Before the MLS campaign began, the Whitecaps assigned Lewis to its USL affiliate, the Charleston Battery.

“You wait 20 minutes for one bus and two come along at the same time,” Robinson says. “That’s what happened with Camilo and then Andre Lewis.”

For a club in transition, neither of the situations inspired confidence among fans. Social media was abuzz with jibes against the club’s five-person football committee, a set-up that confuses many in the Vancouver sporting scene. In real terms, boards are common in the soccer world and in the business world, and the criticisms were borne more out of frustration rather than logic.

In any event, when either of those situations is scrutinized, it was the league and not the Whitecaps that were at fault. Camilo’s agent forced the Mexican move by bringing into question the legality of unilateral options built into many MLS contracts, and the Lewis situation developed as a result of the league providing erroneous information to its clubs.

But while some fans have been critical of the club at large, Robinson has emerged without any ill feelings directed his way. Justifiably so – he wasn’t at the helm when Camilo was hinting at more money, and the Lewis kerfuffle was again an issue that one could argue was more a bungle on the league’s part.

From the Whitecaps perspective, Lenarduzzi states Robinson’s handling of the media scrutiny passed the test.

“It’s been a bit of a baptism by fire for him, but as I’ve always said, you find out most about people when they’re in adverse situations,” Lenarduzzi says at the Whitecaps offices in downtown Vancouver. “Everybody does well when things are going well.”

Robinson was already dealing with another challenge; from the point he was named coach, fans had the perception that he was a fallback option – this after the Whitecaps pursued the likes of former U.S. and Egypt coach Bob Bradley (Bradley declined the offer to coach Vancouver to manage Norwegian side Stabaek).

Canadian Frank Yallop, who later signed on to become the coach and technical director of the Chicago Fire, was also linked to the Whitecaps job.

“I don’t for one minute blame the club to go and explore every opportunity,” Robinson says of the club’s pursuit of Bradley and others. “If they don’t do their homework and get the best possible person for the job, then they haven’t done their job totally… it would be naïve as a club not to go and interview Bob Bradley.”

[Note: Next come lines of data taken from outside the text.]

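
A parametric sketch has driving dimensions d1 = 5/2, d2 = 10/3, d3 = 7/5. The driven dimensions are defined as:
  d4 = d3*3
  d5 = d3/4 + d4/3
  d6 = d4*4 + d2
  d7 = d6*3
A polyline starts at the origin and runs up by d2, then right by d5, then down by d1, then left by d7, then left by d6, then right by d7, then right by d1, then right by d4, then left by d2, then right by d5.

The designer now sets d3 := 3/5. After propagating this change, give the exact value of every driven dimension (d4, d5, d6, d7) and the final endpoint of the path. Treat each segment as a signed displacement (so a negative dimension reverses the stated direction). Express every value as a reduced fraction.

Apply edit: d3 := 3/5
  d4 = d3*3 = 9/5
  d5 = d3/4 + d4/3 = 3/4
  d6 = d4*4 + d2 = 158/15
  d7 = d6*3 = 158/5
Walk from origin (0, 0):
  seg 1: up by d2 = 10/3 → (0, 10/3)
  seg 2: right by d5 = 3/4 → (3/4, 10/3)
  seg 3: down by d1 = 5/2 → (3/4, 5/6)
  seg 4: left by d7 = 158/5 → (-617/20, 5/6)
  seg 5: left by d6 = 158/15 → (-2483/60, 5/6)
  seg 6: right by d7 = 158/5 → (-587/60, 5/6)
  seg 7: right by d1 = 5/2 → (-437/60, 5/6)
  seg 8: right by d4 = 9/5 → (-329/60, 5/6)
  seg 9: left by d2 = 10/3 → (-529/60, 5/6)
  seg 10: right by d5 = 3/4 → (-121/15, 5/6)

d4 = 9/5
d5 = 3/4
d6 = 158/15
d7 = 158/5
endpoint = (-121/15, 5/6)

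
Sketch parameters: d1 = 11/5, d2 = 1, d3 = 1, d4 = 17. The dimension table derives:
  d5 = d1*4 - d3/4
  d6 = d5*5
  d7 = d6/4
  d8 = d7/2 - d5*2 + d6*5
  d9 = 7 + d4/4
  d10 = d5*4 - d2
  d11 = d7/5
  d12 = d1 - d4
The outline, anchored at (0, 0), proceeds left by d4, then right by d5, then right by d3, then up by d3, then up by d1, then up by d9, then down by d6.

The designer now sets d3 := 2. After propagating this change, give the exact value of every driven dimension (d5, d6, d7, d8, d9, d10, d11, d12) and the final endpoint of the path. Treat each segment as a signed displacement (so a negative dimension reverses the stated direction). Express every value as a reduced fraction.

d5 = 83/10
d6 = 83/2
d7 = 83/8
d8 = 15687/80
d9 = 45/4
d10 = 161/5
d11 = 83/40
d12 = -74/5
endpoint = (-67/10, -521/20)

Apply edit: d3 := 2
  d5 = d1*4 - d3/4 = 83/10
  d6 = d5*5 = 83/2
  d7 = d6/4 = 83/8
  d8 = d7/2 - d5*2 + d6*5 = 15687/80
  d9 = 7 + d4/4 = 45/4
  d10 = d5*4 - d2 = 161/5
  d11 = d7/5 = 83/40
  d12 = d1 - d4 = -74/5
Walk from origin (0, 0):
  seg 1: left by d4 = 17 → (-17, 0)
  seg 2: right by d5 = 83/10 → (-87/10, 0)
  seg 3: right by d3 = 2 → (-67/10, 0)
  seg 4: up by d3 = 2 → (-67/10, 2)
  seg 5: up by d1 = 11/5 → (-67/10, 21/5)
  seg 6: up by d9 = 45/4 → (-67/10, 309/20)
  seg 7: down by d6 = 83/2 → (-67/10, -521/20)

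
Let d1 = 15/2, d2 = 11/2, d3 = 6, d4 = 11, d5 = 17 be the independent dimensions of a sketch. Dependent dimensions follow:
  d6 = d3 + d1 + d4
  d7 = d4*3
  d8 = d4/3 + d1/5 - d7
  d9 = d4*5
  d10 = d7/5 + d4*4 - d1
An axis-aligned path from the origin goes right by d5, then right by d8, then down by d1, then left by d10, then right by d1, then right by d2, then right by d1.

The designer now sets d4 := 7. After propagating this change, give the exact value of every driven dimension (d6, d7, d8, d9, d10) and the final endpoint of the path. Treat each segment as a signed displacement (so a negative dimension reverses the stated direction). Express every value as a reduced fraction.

Apply edit: d4 := 7
  d6 = d3 + d1 + d4 = 41/2
  d7 = d4*3 = 21
  d8 = d4/3 + d1/5 - d7 = -103/6
  d9 = d4*5 = 35
  d10 = d7/5 + d4*4 - d1 = 247/10
Walk from origin (0, 0):
  seg 1: right by d5 = 17 → (17, 0)
  seg 2: right by d8 = -103/6 → (-1/6, 0)
  seg 3: down by d1 = 15/2 → (-1/6, -15/2)
  seg 4: left by d10 = 247/10 → (-373/15, -15/2)
  seg 5: right by d1 = 15/2 → (-521/30, -15/2)
  seg 6: right by d2 = 11/2 → (-178/15, -15/2)
  seg 7: right by d1 = 15/2 → (-131/30, -15/2)

d6 = 41/2
d7 = 21
d8 = -103/6
d9 = 35
d10 = 247/10
endpoint = (-131/30, -15/2)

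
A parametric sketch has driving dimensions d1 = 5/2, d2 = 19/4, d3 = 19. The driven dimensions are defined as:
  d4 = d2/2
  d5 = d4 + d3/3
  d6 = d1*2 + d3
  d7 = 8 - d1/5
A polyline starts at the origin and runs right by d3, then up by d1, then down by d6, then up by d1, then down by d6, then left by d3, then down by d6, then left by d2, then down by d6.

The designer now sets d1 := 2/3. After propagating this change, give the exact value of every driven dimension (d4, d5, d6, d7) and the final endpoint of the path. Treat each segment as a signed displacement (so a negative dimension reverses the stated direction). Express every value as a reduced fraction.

d4 = 19/8
d5 = 209/24
d6 = 61/3
d7 = 118/15
endpoint = (-19/4, -80)

Apply edit: d1 := 2/3
  d4 = d2/2 = 19/8
  d5 = d4 + d3/3 = 209/24
  d6 = d1*2 + d3 = 61/3
  d7 = 8 - d1/5 = 118/15
Walk from origin (0, 0):
  seg 1: right by d3 = 19 → (19, 0)
  seg 2: up by d1 = 2/3 → (19, 2/3)
  seg 3: down by d6 = 61/3 → (19, -59/3)
  seg 4: up by d1 = 2/3 → (19, -19)
  seg 5: down by d6 = 61/3 → (19, -118/3)
  seg 6: left by d3 = 19 → (0, -118/3)
  seg 7: down by d6 = 61/3 → (0, -179/3)
  seg 8: left by d2 = 19/4 → (-19/4, -179/3)
  seg 9: down by d6 = 61/3 → (-19/4, -80)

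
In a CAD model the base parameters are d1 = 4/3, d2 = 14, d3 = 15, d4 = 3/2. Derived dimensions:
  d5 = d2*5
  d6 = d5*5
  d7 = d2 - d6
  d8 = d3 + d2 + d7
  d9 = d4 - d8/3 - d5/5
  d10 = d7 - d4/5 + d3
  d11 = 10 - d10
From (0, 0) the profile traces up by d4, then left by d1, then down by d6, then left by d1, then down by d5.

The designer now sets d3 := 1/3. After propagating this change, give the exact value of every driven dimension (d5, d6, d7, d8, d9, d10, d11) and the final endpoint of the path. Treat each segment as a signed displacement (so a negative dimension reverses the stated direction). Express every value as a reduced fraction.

d5 = 70
d6 = 350
d7 = -336
d8 = -965/3
d9 = 1705/18
d10 = -10079/30
d11 = 10379/30
endpoint = (-8/3, -837/2)

Apply edit: d3 := 1/3
  d5 = d2*5 = 70
  d6 = d5*5 = 350
  d7 = d2 - d6 = -336
  d8 = d3 + d2 + d7 = -965/3
  d9 = d4 - d8/3 - d5/5 = 1705/18
  d10 = d7 - d4/5 + d3 = -10079/30
  d11 = 10 - d10 = 10379/30
Walk from origin (0, 0):
  seg 1: up by d4 = 3/2 → (0, 3/2)
  seg 2: left by d1 = 4/3 → (-4/3, 3/2)
  seg 3: down by d6 = 350 → (-4/3, -697/2)
  seg 4: left by d1 = 4/3 → (-8/3, -697/2)
  seg 5: down by d5 = 70 → (-8/3, -837/2)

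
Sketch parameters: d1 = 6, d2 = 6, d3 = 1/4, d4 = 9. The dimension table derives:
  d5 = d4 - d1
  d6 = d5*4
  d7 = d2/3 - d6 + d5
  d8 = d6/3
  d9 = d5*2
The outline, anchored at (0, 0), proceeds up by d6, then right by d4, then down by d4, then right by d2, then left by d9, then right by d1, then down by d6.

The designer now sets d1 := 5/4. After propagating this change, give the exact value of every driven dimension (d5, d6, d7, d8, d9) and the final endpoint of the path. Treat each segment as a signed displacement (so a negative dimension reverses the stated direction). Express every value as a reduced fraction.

d5 = 31/4
d6 = 31
d7 = -85/4
d8 = 31/3
d9 = 31/2
endpoint = (3/4, -9)

Apply edit: d1 := 5/4
  d5 = d4 - d1 = 31/4
  d6 = d5*4 = 31
  d7 = d2/3 - d6 + d5 = -85/4
  d8 = d6/3 = 31/3
  d9 = d5*2 = 31/2
Walk from origin (0, 0):
  seg 1: up by d6 = 31 → (0, 31)
  seg 2: right by d4 = 9 → (9, 31)
  seg 3: down by d4 = 9 → (9, 22)
  seg 4: right by d2 = 6 → (15, 22)
  seg 5: left by d9 = 31/2 → (-1/2, 22)
  seg 6: right by d1 = 5/4 → (3/4, 22)
  seg 7: down by d6 = 31 → (3/4, -9)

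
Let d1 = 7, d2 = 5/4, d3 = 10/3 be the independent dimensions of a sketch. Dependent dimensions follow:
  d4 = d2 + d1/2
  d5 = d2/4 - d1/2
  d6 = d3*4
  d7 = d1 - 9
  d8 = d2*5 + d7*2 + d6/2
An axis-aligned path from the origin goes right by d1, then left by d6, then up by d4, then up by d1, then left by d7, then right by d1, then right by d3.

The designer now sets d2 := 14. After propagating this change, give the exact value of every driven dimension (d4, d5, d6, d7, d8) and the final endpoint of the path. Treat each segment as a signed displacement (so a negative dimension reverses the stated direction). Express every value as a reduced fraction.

d4 = 35/2
d5 = 0
d6 = 40/3
d7 = -2
d8 = 218/3
endpoint = (6, 49/2)

Apply edit: d2 := 14
  d4 = d2 + d1/2 = 35/2
  d5 = d2/4 - d1/2 = 0
  d6 = d3*4 = 40/3
  d7 = d1 - 9 = -2
  d8 = d2*5 + d7*2 + d6/2 = 218/3
Walk from origin (0, 0):
  seg 1: right by d1 = 7 → (7, 0)
  seg 2: left by d6 = 40/3 → (-19/3, 0)
  seg 3: up by d4 = 35/2 → (-19/3, 35/2)
  seg 4: up by d1 = 7 → (-19/3, 49/2)
  seg 5: left by d7 = -2 → (-13/3, 49/2)
  seg 6: right by d1 = 7 → (8/3, 49/2)
  seg 7: right by d3 = 10/3 → (6, 49/2)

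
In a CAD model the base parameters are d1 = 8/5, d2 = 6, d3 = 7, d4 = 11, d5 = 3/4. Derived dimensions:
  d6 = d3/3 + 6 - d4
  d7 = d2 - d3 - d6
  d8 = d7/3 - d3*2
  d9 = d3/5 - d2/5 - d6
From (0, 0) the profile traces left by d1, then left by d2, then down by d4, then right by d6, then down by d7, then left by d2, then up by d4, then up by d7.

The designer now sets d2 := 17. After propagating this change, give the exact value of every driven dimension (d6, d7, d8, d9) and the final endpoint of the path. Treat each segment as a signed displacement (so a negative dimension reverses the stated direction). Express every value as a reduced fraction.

d6 = -8/3
d7 = 38/3
d8 = -88/9
d9 = 2/3
endpoint = (-574/15, 0)

Apply edit: d2 := 17
  d6 = d3/3 + 6 - d4 = -8/3
  d7 = d2 - d3 - d6 = 38/3
  d8 = d7/3 - d3*2 = -88/9
  d9 = d3/5 - d2/5 - d6 = 2/3
Walk from origin (0, 0):
  seg 1: left by d1 = 8/5 → (-8/5, 0)
  seg 2: left by d2 = 17 → (-93/5, 0)
  seg 3: down by d4 = 11 → (-93/5, -11)
  seg 4: right by d6 = -8/3 → (-319/15, -11)
  seg 5: down by d7 = 38/3 → (-319/15, -71/3)
  seg 6: left by d2 = 17 → (-574/15, -71/3)
  seg 7: up by d4 = 11 → (-574/15, -38/3)
  seg 8: up by d7 = 38/3 → (-574/15, 0)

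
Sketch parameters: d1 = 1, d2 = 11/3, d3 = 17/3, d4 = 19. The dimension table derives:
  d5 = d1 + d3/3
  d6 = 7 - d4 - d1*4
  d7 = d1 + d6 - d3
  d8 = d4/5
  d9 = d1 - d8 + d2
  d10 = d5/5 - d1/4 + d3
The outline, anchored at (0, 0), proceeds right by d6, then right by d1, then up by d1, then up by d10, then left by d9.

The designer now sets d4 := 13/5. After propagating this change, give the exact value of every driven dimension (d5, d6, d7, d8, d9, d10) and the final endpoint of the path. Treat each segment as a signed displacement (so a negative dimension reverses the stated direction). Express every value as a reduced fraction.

d5 = 26/9
d6 = 2/5
d7 = -64/15
d8 = 13/25
d9 = 311/75
d10 = 1079/180
endpoint = (-206/75, 1259/180)

Apply edit: d4 := 13/5
  d5 = d1 + d3/3 = 26/9
  d6 = 7 - d4 - d1*4 = 2/5
  d7 = d1 + d6 - d3 = -64/15
  d8 = d4/5 = 13/25
  d9 = d1 - d8 + d2 = 311/75
  d10 = d5/5 - d1/4 + d3 = 1079/180
Walk from origin (0, 0):
  seg 1: right by d6 = 2/5 → (2/5, 0)
  seg 2: right by d1 = 1 → (7/5, 0)
  seg 3: up by d1 = 1 → (7/5, 1)
  seg 4: up by d10 = 1079/180 → (7/5, 1259/180)
  seg 5: left by d9 = 311/75 → (-206/75, 1259/180)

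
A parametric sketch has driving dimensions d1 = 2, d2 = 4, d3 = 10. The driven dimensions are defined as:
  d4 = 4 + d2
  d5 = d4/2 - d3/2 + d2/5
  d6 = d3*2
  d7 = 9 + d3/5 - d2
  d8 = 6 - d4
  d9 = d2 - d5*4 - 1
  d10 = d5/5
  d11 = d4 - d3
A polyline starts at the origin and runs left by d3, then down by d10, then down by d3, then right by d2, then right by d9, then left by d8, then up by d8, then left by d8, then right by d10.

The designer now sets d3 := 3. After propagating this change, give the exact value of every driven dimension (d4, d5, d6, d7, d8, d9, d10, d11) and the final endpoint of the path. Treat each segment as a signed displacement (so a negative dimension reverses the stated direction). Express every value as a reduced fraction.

d4 = 8
d5 = 33/10
d6 = 6
d7 = 28/5
d8 = -2
d9 = -51/5
d10 = 33/50
d11 = 5
endpoint = (-227/50, -283/50)

Apply edit: d3 := 3
  d4 = 4 + d2 = 8
  d5 = d4/2 - d3/2 + d2/5 = 33/10
  d6 = d3*2 = 6
  d7 = 9 + d3/5 - d2 = 28/5
  d8 = 6 - d4 = -2
  d9 = d2 - d5*4 - 1 = -51/5
  d10 = d5/5 = 33/50
  d11 = d4 - d3 = 5
Walk from origin (0, 0):
  seg 1: left by d3 = 3 → (-3, 0)
  seg 2: down by d10 = 33/50 → (-3, -33/50)
  seg 3: down by d3 = 3 → (-3, -183/50)
  seg 4: right by d2 = 4 → (1, -183/50)
  seg 5: right by d9 = -51/5 → (-46/5, -183/50)
  seg 6: left by d8 = -2 → (-36/5, -183/50)
  seg 7: up by d8 = -2 → (-36/5, -283/50)
  seg 8: left by d8 = -2 → (-26/5, -283/50)
  seg 9: right by d10 = 33/50 → (-227/50, -283/50)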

But, ultimately, Bradley decided to pursue the European dream, and Robinson got the job. But it’s not as if Vancouver was hard up for candidates. According to the man who eventually got the position, there were over 200 applications and he emerged on top.

And now that he’s been chosen as the man to lead Vancouver forward, the ultimate aim is to build a foundation for long-term success.

“Everyone’s got a dream,” Robinson says. “My dream is that I want to go manage in the Premier League in England. Will that dream happen? I don’t know. I’ve been a given a fantastic opportunity to be here at the club, a fantastic organization – one I’m going to take with great pride and great honesty, and move forward with that.

“If you ask me, do I want to be at this club for 10 years as we continue moving forward? One hundred per cent I do, yes. Will I be? Who knows? You don’t know what’s around the corner, but I want to be a big part of this club as it continues its growth and development to be successful in MLS.”